Ce qui sous-tend ces Jours d’exil est une écriture souvent hallucinée, généreuse, non réductible aux fantasmes de la destruction de soi. Sans doute l’auteur était-il miné par la syphilis ; or, le mot n’est jamais prononcé, et le médecin savait sa malédiction. Il cessa d’écrire en 1855 et mourut, fou, en 1862. Son rythme haletant, son credo dans le livre, ses scansions de formules péremptoires en font un grand dissident doué d’un vrai talent. Sa force accusatrice est faite de générosité à l’endroit des hommes et de la compétence de l’anatomo-pathologie qui constate l’effet destructeur du manque de sommeil sur les organismes. Ici, les caves-taudis et la déchéance des hommes et des femmes sont exposées à travers la pénibilité du travail et sans didactisme appuyé. Loin des Misérables, ces Contemplations par paragraphes écrits à l’arraché tiennent également de la cantilène et d’une verve aussi enfiévrée qu’alerte.

La Première Internationale comme les anarchistes suisses dans la lignée du pédagogue James Guillaume n’ont jamais trop apprécié ce libertaire intrinsèque, par trop négateur. L’historien y verra en outre un état de la culture du Second Empire, le pendant enfoui de ce qu’offre le très policé comte de Viel-Castel. Ici, le langage et les réminiscences peuvent encore provenir de la Révolution française, mais un panthéon spiritualiste sans le moindre robespierrisme – toujours récusé – célèbre d’abord Byron aux côtés de Goethe, Schiller, Hegel et Mazzini, plus encore Barbès et Martin Bernard. En aval, les miasmes du décadentisme fin de siècle, lui aussi dénoncé, se profilent dans la déliaison sociale subrepticement à l’œuvre.

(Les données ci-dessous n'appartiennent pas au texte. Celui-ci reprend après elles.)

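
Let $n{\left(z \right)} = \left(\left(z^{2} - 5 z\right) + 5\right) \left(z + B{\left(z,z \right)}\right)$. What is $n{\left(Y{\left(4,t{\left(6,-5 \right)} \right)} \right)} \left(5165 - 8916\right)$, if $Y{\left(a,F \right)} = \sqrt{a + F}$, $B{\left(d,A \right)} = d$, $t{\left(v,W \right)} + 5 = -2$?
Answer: $-112530 - 15004 i \sqrt{3} \approx -1.1253 \cdot 10^{5} - 25988.0 i$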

Cette vitupération est sans égale ailleurs, et l’auteur la revendique ultimement : « En attendant, je veux vivre hors l’opinion, la législation et la coutume, comme j’ai vécu. Je veux une sépulture ignorée, loin des villes fangeuses, au plus froid du glacier, au pied des saules, sous les futaies ou dans les ondes, ainsi que je l’ai dit et écrit tant de fois. »

À lire sans modération : rien de tel qu’une écriture roborative pour contrer tous les pessimismes et autres déclinismes !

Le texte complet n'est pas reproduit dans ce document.